SAC Policy for Autonomous Vehicles

Problem Statement

Perception system is of crucial importance in autonomous driving, although the prosperity of deep learning has brought huge success in different tasks like image classification, semantic segmentation, and object detection, these deep neural networks are often vulnerable against adversarial attack. How to build a robust perception model under different conditions (e.g. different orientations, different illumination conditions, or even different attacks) is still an open questions in the frontier for autonomous driving researchers.

The objective of this project was divided into two parts. Part A required acting as an agent of chaos and launching adversarial attacks onto an incoming vehicle with the intention of portraying incorrect information about the environment. Part B required training an agent using the Soft Actor Critic method to drive with confidence in adverse environment.


Part A

An adversarial attack on an agent refers to the intentional perturbation or manipulation of the agent’s environment or its observations in a way that leads to suboptimal or undesired behaviors. These attacks exploit vulnerabilities in the agent’s learning and decision-making processes to degrade its performance, potentially causing it to make poor decisions or fail to achieve its objectives.

Description of the image
A simple FGM Attack on a stop sign causes Resnet to start misclassifying it

Our choice of an adversarial attack was on the stop sign that an agent would see on the road. Incorrect interpretation of these signs can be very dangerous in a real scenario. We were able to devise several successful adversarial patches using traditional occluding and the scratchai package. we implemented several adversarial vectors like Random Perturbation, Fast Gradient, Project Gradient Descent and more.

The vehicle undergoing adversarial attacks misclassifies a stop sign as a person until its too late.

Part B

Soft Actor-Critic (SAC) is an advanced reinforcement learning algorithm that combines aspects of both value-based and policy-based methods. It’s part of the family of actor-critic methods, where the actor refers to the policy function and the critic refers to the value function.

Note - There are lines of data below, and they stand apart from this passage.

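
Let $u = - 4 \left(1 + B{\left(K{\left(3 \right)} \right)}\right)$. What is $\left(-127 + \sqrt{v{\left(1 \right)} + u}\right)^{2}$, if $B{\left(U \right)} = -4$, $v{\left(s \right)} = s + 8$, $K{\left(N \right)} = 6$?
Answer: $\left(127 - \sqrt{21}\right)^{2} \approx 14986.0$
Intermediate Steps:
$v{\left(s \right)} = 8 + s$
$u = 12$ ($u = - 4 \left(1 - 4\right) = \left(-4\right) \left(-3\right) = 12$)
$\left(-127 + \sqrt{v{\left(1 \right)} + u}\right)^{2} = \left(-127 + \sqrt{\left(8 + 1\right) + 12}\right)^{2} = \left(-127 + \sqrt{9 + 12}\right)^{2} = \left(-127 + \sqrt{21}\right)^{2}$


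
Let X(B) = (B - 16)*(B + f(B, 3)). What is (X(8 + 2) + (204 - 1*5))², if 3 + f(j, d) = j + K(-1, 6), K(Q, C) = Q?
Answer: 10609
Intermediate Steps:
f(j, d) = -4 + j (f(j, d) = -3 + (j - 1) = -3 + (-1 + j) = -4 + j)
X(B) = (-16 + B)*(-4 + 2*B) (X(B) = (B - 16)*(B + (-4 + B)) = (-16 + B)*(-4 + 2*B))
(X(8 + 2) + (204 - 1*5))² = ((64 - 36*(8 + 2) + 2*(8 + 2)²) + (204 - 1*5))² = ((64 - 36*10 + 2*10²) + (204 - 5))² = ((64 - 360 + 2*100) + 199)² = ((64 - 360 + 200) + 199)² = (-96 + 199)² = 103² = 10609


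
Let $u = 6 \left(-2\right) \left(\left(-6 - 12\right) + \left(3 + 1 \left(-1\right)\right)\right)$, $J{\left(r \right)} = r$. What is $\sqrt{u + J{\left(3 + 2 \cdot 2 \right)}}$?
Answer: $\sqrt{199} \approx 14.107$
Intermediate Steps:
$u = 192$ ($u = - 12 \left(-18 + \left(3 - 1\right)\right) = - 12 \left(-18 + 2\right) = \left(-12\right) \left(-16\right) = 192$)
$\sqrt{u + J{\left(3 + 2 \cdot 2 \right)}} = \sqrt{192 + \left(3 + 2 \cdot 2\right)} = \sqrt{192 + \left(3 + 4\right)} = \sqrt{192 + 7} = \sqrt{199}$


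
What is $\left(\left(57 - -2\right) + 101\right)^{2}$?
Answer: $25600$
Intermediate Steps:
$\left(\left(57 - -2\right) + 101\right)^{2} = \left(\left(57 + 2\right) + 101\right)^{2} = \left(59 + 101\right)^{2} = 160^{2} = 25600$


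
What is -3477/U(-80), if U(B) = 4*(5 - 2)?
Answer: -1159/4 ≈ -289.75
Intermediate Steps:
U(B) = 12 (U(B) = 4*3 = 12)
-3477/U(-80) = -3477/12 = -3477*1/12 = -1159/4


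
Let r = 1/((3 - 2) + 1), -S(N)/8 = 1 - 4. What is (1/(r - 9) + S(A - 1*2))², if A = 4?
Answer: 164836/289 ≈ 570.37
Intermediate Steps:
S(N) = 24 (S(N) = -8*(1 - 4) = -8*(-3) = 24)
r = ½ (r = 1/(1 + 1) = 1/2 = ½ ≈ 0.50000)
(1/(r - 9) + S(A - 1*2))² = (1/(½ - 9) + 24)² = (1/(-17/2) + 24)² = (-2/17 + 24)² = (406/17)² = 164836/289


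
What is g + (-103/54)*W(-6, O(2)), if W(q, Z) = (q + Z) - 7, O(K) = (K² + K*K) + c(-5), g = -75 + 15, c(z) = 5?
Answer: -60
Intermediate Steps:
g = -60
O(K) = 5 + 2*K² (O(K) = (K² + K*K) + 5 = (K² + K²) + 5 = 2*K² + 5 = 5 + 2*K²)
W(q, Z) = -7 + Z + q (W(q, Z) = (Z + q) - 7 = -7 + Z + q)
g + (-103/54)*W(-6, O(2)) = -60 + (-103/54)*(-7 + (5 + 2*2²) - 6) = -60 + (-103*1/54)*(-7 + (5 + 2*4) - 6) = -60 - 103*(-7 + (5 + 8) - 6)/54 = -60 - 103*(-7 + 13 - 6)/54 = -60 - 103/54*0 = -60 + 0 = -60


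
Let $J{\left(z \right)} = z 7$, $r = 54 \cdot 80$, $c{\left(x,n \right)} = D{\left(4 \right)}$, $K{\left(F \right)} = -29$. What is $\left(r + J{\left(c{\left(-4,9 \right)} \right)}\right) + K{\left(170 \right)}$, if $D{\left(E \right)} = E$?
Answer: $4319$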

For driving, SAC is preferable because it can handle complex, nonlinear dynamics and adapt to varying conditions in real-time, optimizing for long-term safety and efficiency. PID controllers, while simple and effective for linear, well-understood systems, lack the adaptability and optimality needed for dynamic, high-dimensional driving environments.

The second part of the project focussed on developing a good SAC agent for autonomous driving, and demonstrating how it performed better than traditional PID controllers.

For this portion, we made use of the CARLA simulator to create adverse environments for driving a car. This included scenarios like unexpected pedestrians jaywalking, occluded pedestrians, randomly stopping lead car, emergency braking, taking turns while navigation traffic, and much more. The agents performed reasonably well given the training data, but there is a definite scope for improvement in the performance. Nevertheless, we demonstrated the limitation of PID controllers when encountering non linearity and established the supremacy of Reinforcement Learning for driving vehicles.

Vehicle controlled by a SAC agent executes a perfect turn while being aware of traffic.